CL columnist Geoff Pender was especially skeptical of MDE behavior. “So far, the explanations from MDE have been of the ‘nuh-uh, ‘taint so, nothing to see here’ variety and, ‘whoever did that is no longer here and a dog ate the paperwork.’ Explanations from the board have been nonexistent — odd, given serious issues have been raised over spending of millions of taxpayers’ dollars under its watch.”
This comes virtually on the heels of the contract scandals at the Mississippi Department of Corrections that led to criminal charges and convictions.
Rep. Jerry Turner and Governor Phil Bryant tightened up the contract review process, but not soon enough to prevent the Division of Medicaid from slipping a $2 billion contract through via a loophole.
Mississippi True is the legislatively authorized Provider Sponsored Health Plan created by Mississippi hospitals to compete with out-of-state companies for the state Medicaid managed care contract.
Medicaid leaders decided this $2 billion contract did not need to go before the contract review board. When Medicaid’s internal process gave the managed care contract to three out-of-state companies, Mississippi True protested. Gov. Bryant directed Medicaid to submit the contract and its review process to the review board.
Last month, the review board finally considered the contract but took no action. Staff said Medicaid’s contracting process did not fully comply with guidelines, but recommended the board waive that noncompliance and approve the contract. The board was unable to get a seconded motion to either approve or disapprove the contract.
Changes intended to strengthen the review process, however, provided a loophole Medicaid will jump through. While the law says the review board is to “approve all personal and professional services contracts” in excess of $75,000, a new section was slipped in that says a contract “shall be presumed to be approved if the Personal Service Contract Review Board does not object to the contract within thirty (30) days.”

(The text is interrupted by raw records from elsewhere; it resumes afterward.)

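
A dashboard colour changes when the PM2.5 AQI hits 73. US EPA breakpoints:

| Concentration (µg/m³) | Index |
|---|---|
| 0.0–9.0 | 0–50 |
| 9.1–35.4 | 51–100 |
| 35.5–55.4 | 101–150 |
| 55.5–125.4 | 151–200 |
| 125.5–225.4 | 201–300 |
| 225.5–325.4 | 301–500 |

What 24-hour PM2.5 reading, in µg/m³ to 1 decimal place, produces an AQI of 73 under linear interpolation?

AQI 73 lies in the 51–100 band, which corresponds to 9.1–35.4 µg/m³.
C = 9.1 + (73−51)×(35.4−9.1)/(100−51) = 9.1 + 22×26.3/49 ≈ 20.908 µg/m³ → 20.9 µg/m³ to 1 dp.

20.9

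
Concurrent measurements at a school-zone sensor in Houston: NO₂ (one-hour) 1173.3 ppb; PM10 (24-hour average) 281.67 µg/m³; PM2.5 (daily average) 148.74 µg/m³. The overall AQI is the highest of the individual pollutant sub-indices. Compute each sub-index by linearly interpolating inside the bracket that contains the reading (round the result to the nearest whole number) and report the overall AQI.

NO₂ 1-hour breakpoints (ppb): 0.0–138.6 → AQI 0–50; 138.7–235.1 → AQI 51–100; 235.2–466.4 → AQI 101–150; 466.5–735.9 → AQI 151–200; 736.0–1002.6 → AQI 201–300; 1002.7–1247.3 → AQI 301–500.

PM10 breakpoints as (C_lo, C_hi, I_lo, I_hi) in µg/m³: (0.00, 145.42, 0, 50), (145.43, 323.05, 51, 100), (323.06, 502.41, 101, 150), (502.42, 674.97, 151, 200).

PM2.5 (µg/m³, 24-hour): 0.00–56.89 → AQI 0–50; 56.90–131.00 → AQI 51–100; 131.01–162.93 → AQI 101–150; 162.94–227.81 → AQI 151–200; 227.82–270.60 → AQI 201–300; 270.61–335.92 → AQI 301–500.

NO₂: row 1002.7–1247.3 (AQI 301–500). (500−301)·(1173.3−1002.7)/(1247.3−1002.7) + 301 = 199·170.6/244.6 + 301 ≈ 439.80 → 440.
PM10: 281.67 ∈ [145.43, 323.05] ↔ index [51, 100].
51 + (281.67−145.43)·(100−51)/(323.05−145.43) = 51 + 136.24·49/177.62 ≈ 88.58, so AQI = 89.
PM2.5: 148.74 ∈ [131.01, 162.93] ↔ index [101, 150].
101 + (148.74−131.01)·(150−101)/(162.93−131.01) = 101 + 17.73·49/31.92 ≈ 128.22, so AQI = 128.
Sub-indices: NO₂→440, PM10→89, PM2.5→128. Overall AQI = max = 440; dominant pollutant is NO₂.
AQI 440: Hazardous.

440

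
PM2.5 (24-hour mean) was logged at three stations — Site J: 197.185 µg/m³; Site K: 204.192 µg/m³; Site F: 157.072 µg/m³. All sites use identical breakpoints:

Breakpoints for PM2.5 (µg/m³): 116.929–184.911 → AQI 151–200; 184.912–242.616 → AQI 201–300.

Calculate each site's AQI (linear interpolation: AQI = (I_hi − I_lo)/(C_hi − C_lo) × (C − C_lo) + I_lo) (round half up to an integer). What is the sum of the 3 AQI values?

Site J: 197.185 lies in 184.912–242.616, so I_lo=201, I_hi=300, C_lo=184.912, C_hi=242.616.
(300−201)/(242.616−184.912) × (197.185−184.912) + 201 = 99/57.704 × 12.273 + 201 ≈ 222.06 → 222.
Site K: row 184.912–242.616 (AQI 201–300). (300−201)·(204.192−184.912)/(242.616−184.912) + 201 = 99·19.280/57.704 + 201 ≈ 234.08 → 234.
Site F: 157.072 lies in 116.929–184.911, so I_lo=151, I_hi=200, C_lo=116.929, C_hi=184.911.
(200−151)/(184.911−116.929) × (157.072−116.929) + 151 = 49/67.982 × 40.143 + 151 ≈ 179.93 → 180.
AQIs: Site J=222, Site K=234, Site F=180. Sum = 222 + 234 + 180 = 636.

636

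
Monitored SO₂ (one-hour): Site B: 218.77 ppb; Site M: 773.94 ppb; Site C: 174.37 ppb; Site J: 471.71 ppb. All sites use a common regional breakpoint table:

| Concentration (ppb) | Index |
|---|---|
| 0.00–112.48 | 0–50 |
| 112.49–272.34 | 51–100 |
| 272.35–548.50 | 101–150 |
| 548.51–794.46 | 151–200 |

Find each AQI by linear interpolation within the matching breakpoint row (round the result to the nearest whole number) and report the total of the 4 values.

Site B: row 112.49–272.34 (AQI 51–100). (100−51)·(218.77−112.49)/(272.34−112.49) + 51 = 49·106.28/159.85 + 51 ≈ 83.58 → 84.
Site M: 773.94 lies in 548.51–794.46, so I_lo=151, I_hi=200, C_lo=548.51, C_hi=794.46.
(200−151)/(794.46−548.51) × (773.94−548.51) + 151 = 49/245.95 × 225.43 + 151 ≈ 195.91 → 196.
Site C: row 112.49–272.34 (AQI 51–100). (100−51)·(174.37−112.49)/(272.34−112.49) + 51 = 49·61.88/159.85 + 51 ≈ 69.97 → 70.
Site J: 471.71 lies in 272.35–548.50, so I_lo=101, I_hi=150, C_lo=272.35, C_hi=548.50.
(150−101)/(548.50−272.35) × (471.71−272.35) + 101 = 49/276.15 × 199.36 + 101 ≈ 136.37 → 136.
AQIs: Site B=84, Site M=196, Site C=70, Site J=136. Sum = 84 + 196 + 70 + 136 = 486.

486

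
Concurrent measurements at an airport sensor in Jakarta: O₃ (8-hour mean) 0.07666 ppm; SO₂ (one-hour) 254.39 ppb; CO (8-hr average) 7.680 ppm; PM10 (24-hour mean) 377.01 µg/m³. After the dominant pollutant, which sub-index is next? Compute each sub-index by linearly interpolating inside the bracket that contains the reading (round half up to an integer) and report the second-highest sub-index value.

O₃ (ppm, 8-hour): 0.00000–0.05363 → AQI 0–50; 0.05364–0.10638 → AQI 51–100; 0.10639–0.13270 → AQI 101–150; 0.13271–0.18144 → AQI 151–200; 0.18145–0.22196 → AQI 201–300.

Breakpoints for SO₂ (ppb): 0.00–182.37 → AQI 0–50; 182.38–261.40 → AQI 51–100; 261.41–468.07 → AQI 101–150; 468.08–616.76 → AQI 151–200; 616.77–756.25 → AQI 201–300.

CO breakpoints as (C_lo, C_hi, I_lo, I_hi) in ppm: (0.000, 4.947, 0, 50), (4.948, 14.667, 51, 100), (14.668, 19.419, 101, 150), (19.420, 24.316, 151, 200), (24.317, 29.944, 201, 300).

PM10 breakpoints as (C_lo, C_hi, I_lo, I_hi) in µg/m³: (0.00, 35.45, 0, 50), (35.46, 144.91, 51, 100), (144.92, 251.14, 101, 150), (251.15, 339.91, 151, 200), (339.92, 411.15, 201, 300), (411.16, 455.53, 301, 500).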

Since the review board took no action, Medicaid says this new provision lets it move ahead. Mississippi True is seeking court intervention..
This spring, Turner passed additional legislation to strengthen the review process. It repeals the 30-day loophole. But, unusally, the Legislature delayed implementation of Turner’s changes until next January.
So, despite the prison contract scandal, we still have two government agencies dodging contract review, an indecisive contract review board, an ill-timed change to the law, and ongoing contract eruptions.
With apologies to Tammy Bullock-Rutherford, that’s so Mississippi.